Analecta Cyber Company Blog: 1,400 Vulnerabilities Found in Popular Drug Cabinet System


1,400 Vulnerabilities Found in Popular Drug Cabinet System

The Department of Homeland Security issued an advisory indicating the detection of over 1,400 vulnerabilities inside a popular drug cabinet system. According to the report, most of these vulnerabilities could be remotely exploited with the use of publicly available exploits. What's amusing about the discovery is that a hacker could take advantage of these exploits regardless of his skill level.

These types of automated drug cabinets dispense products and sustain an exact inventory in real time. Affected versions of the drug cabinets were developed by CareFusion and were identified to be operating the version 8.1.3 of the Pyxis SupplyStation.

According to investigations, the vulnerabilities appeared because the cabinets have not been updated to a newer version since April 2010. It’s also known that a number of older versions still exists and remain operational in various facilities across the United States.

The research was conducted by two independent security researchers. They obtained a decommissioned Pyxis SupplyStation unit and started conducting a static binary analysis against the system’s firmware. All in all, the researchers have discovered 1,418 vulnerabilities in the version they tested.

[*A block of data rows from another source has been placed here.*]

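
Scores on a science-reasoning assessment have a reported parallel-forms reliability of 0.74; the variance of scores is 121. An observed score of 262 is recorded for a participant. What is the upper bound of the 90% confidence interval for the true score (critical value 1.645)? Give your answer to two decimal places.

271.23

SD = √121 ≈ 11.000
The standard error of measurement is 11.000·√(1 − 0.740) ≈ 11.000·0.510 ≈ 5.609.
1.645 · SEM ≈ 9.227
Upper bound: 262 + 9.227 = 271.227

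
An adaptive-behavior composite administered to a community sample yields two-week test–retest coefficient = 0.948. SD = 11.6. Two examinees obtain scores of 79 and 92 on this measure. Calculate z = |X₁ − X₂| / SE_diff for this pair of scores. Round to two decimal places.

SEM = 11.6000 * √(1 − 0.9480) = 11.6000 * √0.0520 ≈ 11.6000 * 0.2280 ≈ 2.6452
Standard error of the difference = 2.6452·√2 ≈ 3.7409
z = |79 − 92| / 3.7409 = 13 / 3.7409 ≈ 3.4751

3.48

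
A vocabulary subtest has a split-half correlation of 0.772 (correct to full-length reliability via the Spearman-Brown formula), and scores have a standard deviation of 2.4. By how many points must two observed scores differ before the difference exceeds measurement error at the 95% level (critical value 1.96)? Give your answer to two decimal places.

2.39

r_full = 2·0.772 / (1 + 0.772) ≈ 0.87133
The standard error of measurement is 2.40000·√(1 − 0.87133) ≈ 2.40000·0.35870 ≈ 0.86089.
Standard error of the difference = 0.86089·√2 ≈ 1.21748
Minimum reliable difference = 1.96 · SE_diff ≈ 1.96 · 1.21748 ≈ 2.38626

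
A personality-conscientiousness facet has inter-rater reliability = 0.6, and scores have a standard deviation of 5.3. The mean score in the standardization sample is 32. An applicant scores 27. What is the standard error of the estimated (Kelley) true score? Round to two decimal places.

SE_est = 5.300·√[r(1 − r)] ≈ 2.596

2.60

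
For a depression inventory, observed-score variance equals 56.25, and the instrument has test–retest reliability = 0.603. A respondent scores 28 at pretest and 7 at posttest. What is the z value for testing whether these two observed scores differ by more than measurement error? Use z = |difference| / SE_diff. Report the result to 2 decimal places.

SD = √56.25 ≈ 7.500
The standard error of measurement is 7.500*√(1 − 0.603) ≈ 7.500*0.630 ≈ 4.726.
SE_diff = SEM * √2 ≈ 4.726 * 1.414 ≈ 6.683
z = |28 − 7| / 6.683 = 21 / 6.683 ≈ 3.142

3.14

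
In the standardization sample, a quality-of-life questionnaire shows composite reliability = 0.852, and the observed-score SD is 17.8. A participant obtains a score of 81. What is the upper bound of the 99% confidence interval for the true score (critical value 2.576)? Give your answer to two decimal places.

SEM = 17.80000 * √(1 − 0.85200) = 17.80000 * √0.14800 ≈ 17.80000 * 0.38471 ≈ 6.84780
2.576 * SEM ≈ 17.63992
Upper limit = 81 + 17.63992 ≈ 98.63992

98.64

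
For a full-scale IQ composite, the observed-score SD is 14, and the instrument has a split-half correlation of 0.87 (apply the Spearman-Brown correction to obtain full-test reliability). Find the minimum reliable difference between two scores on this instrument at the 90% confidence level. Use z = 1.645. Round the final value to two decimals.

Full-length reliability (Spearman-Brown) = 2(0.87)/(1+0.87) ≈ 0.930
SEM = 14.000 · √(1 − 0.930) = 14.000 · √0.070 ≈ 14.000 · 0.264 ≈ 3.691
SE_diff = SEM · √2 ≈ 3.691 · 1.414 ≈ 5.220
Minimum reliable difference = 1.645 · SE_diff ≈ 1.645 · 5.220 ≈ 8.587

8.59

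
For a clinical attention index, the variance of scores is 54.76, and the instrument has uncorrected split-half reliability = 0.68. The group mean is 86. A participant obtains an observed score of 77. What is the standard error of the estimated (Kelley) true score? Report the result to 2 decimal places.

SD = √54.76 ≃ 7.4000
Full-length reliability (Spearman-Brown) = 2(0.68)/(1+0.68) ≃ 0.8095
SE_est = SD · √(r(1 − r)) = 7.4000 · √0.1542 ≃ 7.4000 · 0.3927 ≃ 2.9058

2.91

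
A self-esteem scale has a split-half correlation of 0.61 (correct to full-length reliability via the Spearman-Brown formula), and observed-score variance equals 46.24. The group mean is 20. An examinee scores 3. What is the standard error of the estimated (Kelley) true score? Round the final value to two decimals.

2.91

σ = 46.24^(1/2) = 6.800
Spearman-Brown: r = 2(0.61) / (1 + 0.61) = 1.220 / 1.610 ≈ 0.758
SE_est = SD × √(r(1 − r)) = 6.800 × √0.184 ≈ 6.800 × 0.428 ≈ 2.913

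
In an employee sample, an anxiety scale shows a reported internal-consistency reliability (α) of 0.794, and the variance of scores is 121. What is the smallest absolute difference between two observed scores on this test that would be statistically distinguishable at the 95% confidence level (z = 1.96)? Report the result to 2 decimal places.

13.84

SD = √121 ≈ 11.0000
The standard error of measurement is 11.0000·√(1 − 0.7940) ≈ 11.0000·0.4539 ≈ 4.9926.
SE_diff = SEM · √2 ≈ 4.9926 · 1.4142 ≈ 7.0606
Minimum reliable difference = 1.96 · SE_diff ≈ 1.96 · 7.0606 ≈ 13.8388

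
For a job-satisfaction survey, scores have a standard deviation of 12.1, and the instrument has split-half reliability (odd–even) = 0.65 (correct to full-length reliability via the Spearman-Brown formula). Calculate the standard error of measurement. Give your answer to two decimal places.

Full-length reliability (Spearman-Brown) = 2(0.65)/(1+0.65) ≈ 0.788
SEM = 12.100 * √(1 − 0.788) = 12.100 * √0.212 ≈ 12.100 * 0.461 ≈ 5.573

5.57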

The researchers uncovered that the bugs that could be remotely exploited were located in 86 different files within seven different software vendor packages. These includes the Symantec’s Antivirus 9 and pcAnywhere 10.5, Sybase SQL Anywhere 9, SAP Crystal Reports 8.5, Flexera Software Installshield, BMC Appsight 5.7, and Microsoft Windows XP.

Upgrades can protect data

The white hat hackers cleared the misconception that numerous vulnerabilities exist in the drug cabinet system itself. On the contrary, they exist in the machines running with third party software which was not updated to its most recent version. These machines run on old versions of the Pyxis SupplyStation with the Microsoft Server 2003 and Windows XP. Researchers reached out to its provider, the CareFusion, and the company confirmed that several versions of Pyxis SupplyStation were affected, including versions 8 through to 9.3. And since the affected versions operate on outdated and already unsupported software, the vulnerabilities discovered will not be fixed by only using patches.

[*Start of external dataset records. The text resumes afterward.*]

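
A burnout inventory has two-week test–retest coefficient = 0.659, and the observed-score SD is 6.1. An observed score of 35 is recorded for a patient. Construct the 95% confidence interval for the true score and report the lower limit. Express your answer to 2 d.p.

The standard error of measurement is 6.1000·√(1 − 0.6590) ≈ 6.1000·0.5840 ≈ 3.5621.
Half-width = 1.96·3.5621 ≈ 6.9817
Lower limit = 35 − 6.9817 ≈ 28.0183

28.02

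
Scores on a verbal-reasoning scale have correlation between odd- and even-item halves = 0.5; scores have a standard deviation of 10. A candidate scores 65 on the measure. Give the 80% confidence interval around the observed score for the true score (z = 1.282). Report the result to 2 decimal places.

Spearman-Brown: r = 2(0.5) / (1 + 0.5) = 1.0000 / 1.5000 ≈ 0.6667
The standard error of measurement is 10.0000×√(1 − 0.6667) ≈ 10.0000×0.5774 ≈ 5.7735.
Half-width = 1.282×5.7735 ≈ 7.4016
CI = 65 ± 7.4016 → [57.5984, 72.4016]

[57.60, 72.40]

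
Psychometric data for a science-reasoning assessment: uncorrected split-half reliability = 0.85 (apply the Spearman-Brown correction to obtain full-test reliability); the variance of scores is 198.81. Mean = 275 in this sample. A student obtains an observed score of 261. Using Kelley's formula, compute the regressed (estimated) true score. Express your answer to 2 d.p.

r_full = 2·0.85 / (1 + 0.85) ≈ 0.91892
T̂ = r·X + (1 − r)·M = 0.91892*261 + 0.08108*275 ≈ 239.83784 + 22.29730 ≈ 262.13514

262.14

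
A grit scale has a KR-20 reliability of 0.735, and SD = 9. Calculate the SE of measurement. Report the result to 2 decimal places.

4.63

SEM = 9.00000 · √(1 − 0.73500) = 9.00000 · √0.26500 ≃ 9.00000 · 0.51478 ≃ 4.63303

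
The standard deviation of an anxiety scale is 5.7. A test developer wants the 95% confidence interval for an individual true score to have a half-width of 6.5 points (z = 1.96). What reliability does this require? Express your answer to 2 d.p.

0.66

SEM needed = half-width / z = 6.5/1.96 ≈ 3.316
r = 1 − (3.316/5.7)² ≈ 1 − 0.339 ≈ 0.661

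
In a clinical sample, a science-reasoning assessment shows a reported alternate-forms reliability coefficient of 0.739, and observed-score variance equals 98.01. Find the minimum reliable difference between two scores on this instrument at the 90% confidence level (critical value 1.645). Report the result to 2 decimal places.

11.77

σ = 98.01^(1/2) = 9.90000
SEM = 9.90000*√(1 − 0.73900) ≃ 5.05773
SE_diff = √2 * SEM ≃ 7.15271
Minimum reliable difference = 1.645 * SE_diff ≃ 1.645 * 7.15271 ≃ 11.76620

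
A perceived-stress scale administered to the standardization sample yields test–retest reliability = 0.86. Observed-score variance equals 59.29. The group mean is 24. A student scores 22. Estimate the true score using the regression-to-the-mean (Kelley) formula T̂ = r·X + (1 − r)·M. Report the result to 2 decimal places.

22.28

T̂ = r·X + (1 − r)·M = 0.860*22 + 0.140*24 = 18.920 + 3.360 ≈ 22.280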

As an alternative, CareFusion advised its users on measures that will lessen the risk of the vulnerabilities when exploited. One suggestion is to isolate systems by not connecting to the Internet. And if they cannot operate without the internet connection, CareFusion recommends running via a VPN. The company added that if users utilize pcAnywhere, it must be running on Version 12.5 Service Pack 4 or newer versions, and advised to remove it if not in use. The ESET virus definitions should also be updated at all times and all Microsoft patches must be applied once available.

A tracking feature on the password history was also recommended to be enabled at all times. Users should always set strong passwords using the extended password feature. But, if possible, it is still best to upgrade the drug cabinet system to supported versions which do not contain any of these vulnerabilities.